Prefect integrations for interacting with Databricks

The tasks within this collection were created by a code generator using the service's OpenAPI spec.

The service's REST API documentation can be found here.

Getting Started

Python setup

Requires an installation of Python 3.8+.

We recommend using a Python virtual environment manager such as pipenv, conda or virtualenv.

These tasks are designed to work with Prefect 2. For more information about how to use Prefect, please refer to the Prefect documentation.

Installation

Install prefect-databricks with pip:

pip install prefect-databricks

Lists jobs on the Databricks instance

from prefect import flow
from prefect_databricks import DatabricksCredentials
from prefect_databricks.jobs import jobs_list


@flow
def example_execute_endpoint_flow():
    databricks_credentials = DatabricksCredentials.load("my-block")
    jobs = jobs_list(
        databricks_credentials,
        limit=5
    )
    return jobs

example_execute_endpoint_flow()

Use with_options to customize options on any existing task or flow

custom_example_execute_endpoint_flow = example_execute_endpoint_flow.with_options(
    name="My custom flow name",
    retries=2,
    retry_delay_seconds=10,
)

Launch a new cluster and run a Databricks notebook

Notebook named example.ipynb on Databricks which accepts a name parameter:

name = dbutils.widgets.get("name")
message = f"Don't worry {name}, I got your request! Welcome to prefect-databricks!"
print(message)

Prefect flow that launches a new cluster to run example.ipynb:

from prefect import flow
from prefect_databricks import DatabricksCredentials
from prefect_databricks.jobs import jobs_runs_submit
from prefect_databricks.models.jobs import (
    AutoScale,
    AwsAttributes,
    JobTaskSettings,
    NotebookTask,
    NewCluster,
)


@flow
def jobs_runs_submit_flow(notebook_path, **base_parameters):
    databricks_credentials = DatabricksCredentials.load("my-block")

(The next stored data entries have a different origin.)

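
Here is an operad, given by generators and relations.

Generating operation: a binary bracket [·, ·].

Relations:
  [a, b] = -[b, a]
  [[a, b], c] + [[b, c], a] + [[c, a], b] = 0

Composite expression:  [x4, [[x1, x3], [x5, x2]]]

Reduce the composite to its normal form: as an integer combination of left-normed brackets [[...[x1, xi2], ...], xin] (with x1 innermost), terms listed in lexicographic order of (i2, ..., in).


Expand each bracket as ab - ba; the x1-initial words give the coefficients.
Composite bracket: [x4, [[x1, x3], [x5, x2]]]
Under [a, b] = ab - ba we get 16 signed associative words (2^4 = 16).
Words beginning with x1 determine it all:
  the word x1x3x2x5x4 carries sign +1 and contributes +[[[[x1, x3], x2], x5], x4]
  the word x1x3x5x2x4 carries sign -1 and contributes -[[[[x1, x3], x5], x2], x4]

[[[[x1, x3], x2], x5], x4] - [[[[x1, x3], x5], x2], x4]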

    # specify new cluster settings
    aws_attributes = AwsAttributes(
        availability="SPOT",
        zone_id="us-west-2a",
        ebs_volume_type="GENERAL_PURPOSE_SSD",
        ebs_volume_count=3,
        ebs_volume_size=100,
    )
    auto_scale = AutoScale(min_workers=1, max_workers=2)
    new_cluster = NewCluster(
        aws_attributes=aws_attributes,
        autoscale=auto_scale,
        node_type_id="m4.large",
        spark_version="10.4.x-scala2.12",
        spark_conf={"spark.speculation": True},
    )

    # specify notebook to use and parameters to pass
    notebook_task = NotebookTask(
        notebook_path=notebook_path,
        base_parameters=base_parameters,
    )

    # compile job task settings
    job_task_settings = JobTaskSettings(
        new_cluster=new_cluster,
        notebook_task=notebook_task,
        task_key="prefect-task"
    )

    run = jobs_runs_submit(
        databricks_credentials=databricks_credentials,
        run_name="prefect-job",
        tasks=[job_task_settings]
    )

    return run


jobs_runs_submit_flow("/Users/username@gmail.com/example.ipynb", name="Marvin")

Note, instead of using the built-in models, you may also input valid JSON. For example, AutoScale(min_workers=1, max_workers=2) is equivalent to {"min_workers": 1, "max_workers": 2}.